One of the most stressful times in anyone’s life is sitting for the HSC. As adults, most of us have learnt to recognise when we are stressed. Everyone is different, for some of us the first sign is feeling irritable, for others stress brings on a migraine or eczema. Stress is not the sole domain of adults, however children and teenagers are less likely to connect their symptoms to stress. Look out for signs such as headaches or migraines, sore back and shoulders, upset stomach, trouble sleeping, eating lots of junk food or lack of appetite, as these may all be signs your child is feeling the pressure.

If you have a teenager in your life enduring this horrible time, the following suggestions will help…

  • Good nutrition is even more important than usual at this time. Your teenager may think that Coke, chocolate, caffeine and foods high in sugar will help get them through late night study because of the quick burst of energy they give, but these foods have a negative affect on concentration and memory, and also cause them to feel more tired.
  • For your teenager to be performing at their best they need to be eating a diet high in fresh vegetables and fruit, as well as good quality protein (fish, eggs, yoghurt, beef and chicken). Including protein at every meal will balance and maintain blood sugar levels - necessary for energy and concentration. Additionally, the ‘good’ carbohydrates (wholegrain cereals and breads, brown rice, vegetables and legumes) will provide them with all the energy they need. Make sure they eat small meals regularly throughout the day starting with a healthy breakfast.

Healthy meals

Breakfast

Raw unsweetened muesli with yoghurt and fruit, Scrambled eggs and/or baked beans on whole meal toast.

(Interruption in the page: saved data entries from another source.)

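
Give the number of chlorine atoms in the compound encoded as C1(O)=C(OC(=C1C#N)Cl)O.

1

The symbol for chlorine appears 1 time in the SMILES.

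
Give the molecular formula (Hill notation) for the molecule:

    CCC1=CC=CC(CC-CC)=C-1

C12H18

Heavy atoms from the SMILES: 12 C.
Implicit hydrogens by atom environment:
  4 × C: 2 H each → 8
  4 × C (aromatic): 1 H each → 4
  2 × C: 3 H each → 6
  2 × C (aromatic): no H
  Total hydrogens = 18.
Molecular formula: C12H18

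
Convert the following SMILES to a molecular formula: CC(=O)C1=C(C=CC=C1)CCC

Heavy atoms from the SMILES: 11 C, 1 O.
Implicit hydrogens by atom environment:
  4 × C (aromatic): 1 H each → 4
  2 × C: 3 H each → 6
  2 × C: 2 H each → 4
  2 × C (aromatic): no H
  1 × C: no H
  1 × O: no H
  Total hydrogens = 14.
Molecular formula: C11H14O

C11H14O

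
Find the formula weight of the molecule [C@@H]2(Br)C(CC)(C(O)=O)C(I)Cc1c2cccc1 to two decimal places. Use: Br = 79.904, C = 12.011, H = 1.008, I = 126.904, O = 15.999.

Molecular formula: C13H14BrIO2.
M = 1×79.904 + 13×12.011 + 14×1.008 + 1×126.904 + 2×15.999 = 409.06 g/mol.

409.06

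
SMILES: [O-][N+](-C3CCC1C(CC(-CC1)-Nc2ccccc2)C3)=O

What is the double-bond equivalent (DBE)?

Molecular formula from the SMILES: C16H22N2O2.
DoU = (2C + 2 + N − H − X)/2 = (2·16 + 2 + 2 − 22 − 0)/2 = 14/2 = 7.
(Structurally: 3 ring(s) + 4 π bond(s) = 7.)

7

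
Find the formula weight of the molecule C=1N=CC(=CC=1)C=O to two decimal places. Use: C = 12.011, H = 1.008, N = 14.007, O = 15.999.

107.11

Molecular formula: C6H5NO.
M = 6×12.011 + 5×1.008 + 1×14.007 + 1×15.999 = 107.11 g/mol.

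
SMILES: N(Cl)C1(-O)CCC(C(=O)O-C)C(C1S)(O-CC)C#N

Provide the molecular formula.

C11H17ClN2O4S

Heavy atoms from the SMILES: 11 C, 1 Cl, 2 N, 4 O, 1 S.
Implicit hydrogens by atom environment:
  4 × C: no H
  3 × C: 2 H each → 6
  3 × O: no H
  2 × C: 3 H each → 6
  2 × C: 1 H each → 2
  1 × Cl: no H
  1 × N: 1 H
  1 × N: no H
  1 × O: 1 H
  1 × S: 1 H
  Total hydrogens = 17.
Molecular formula: C11H17ClN2O4S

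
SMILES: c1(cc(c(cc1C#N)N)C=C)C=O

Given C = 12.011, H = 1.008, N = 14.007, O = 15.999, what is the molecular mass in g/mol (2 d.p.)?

172.19

Molecular formula: C10H8N2O.
M = 10×12.011 + 8×1.008 + 2×14.007 + 1×15.999 = 172.19 g/mol.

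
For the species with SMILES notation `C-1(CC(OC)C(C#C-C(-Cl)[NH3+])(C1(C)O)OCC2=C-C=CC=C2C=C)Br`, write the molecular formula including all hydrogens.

Heavy atoms from the SMILES: 1 Br, 19 C, 1 Cl, 1 N, 3 O.
Implicit hydrogens by atom environment:
  4 × C: 1 H each → 4
  4 × C (aromatic): 1 H each → 4
  4 × C: no H
  3 × C: 2 H each → 6
  2 × C: 3 H each → 6
  2 × C (aromatic): no H
  2 × O: no H
  1 × Br: no H
  1 × Cl: no H
  1 × N (charge +1): 3 H
  1 × O: 1 H
  Total hydrogens = 24.
Net charge +1.
Molecular formula: C19H24BrClNO3+

C19H24BrClNO3+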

Fruit smoothie - milk, berries, banana, protein powder or raw egg, honey

Lunch

Tuna salad in pita bread, lean beef burger, minestrone soup and bread roll, chicken avocado and salad sandwich, egg spinach and tomato wrap in lavash bread.

Dinner

Thai fish curry, beef stir fry with hokkien noodles, lamb and vege kebabs and rice, vegetable lasagne.

Ensure you have healthy snacks readily available, for example - sushi, healthy muffins, nuts, dips (hummus), and pita bread filled with tuna and salad.

  • 1.5 litres of water daily. The brain needs to be hydrated to be functioning at its best. Coffee and soft drinks will lead to dehydration, which can affect their concentration and cause fatigue and irritability.
  • Help your teen get organised — get them to draw up a realistic timetable for study and revision, which also includes time for exercise and other activities such as catching up with friends or seeing a movie. Breaks will help keep them stay focused and reduce stress levels.
  • Exercise gets the blood flowing through the body, which delivers oxygen to the brain — an important organ during study! Exercise is also a great way to relax as it releases the ‘feel good’ hormones called endorphins into our bodies. Exercise can also help with fatigue and may improve sleep. Why not go for a walk together, or take off to the beach for a swim. This is not only good exercise but also gives you a chance to talk through any concerns they are having. Be supportive and help them to keep ‘it’ all in perspective.
  • In addition to a good diet, supplements can be very useful at this time. A good B complex taken every morning with breakfast will boost energy and help control stress. Magnesium will help relax tense muscles, also helping relieve headaches and sleep problems. Glutamine — an amino acid known as ‘brain food’ is essential for functioning of the brain and memory.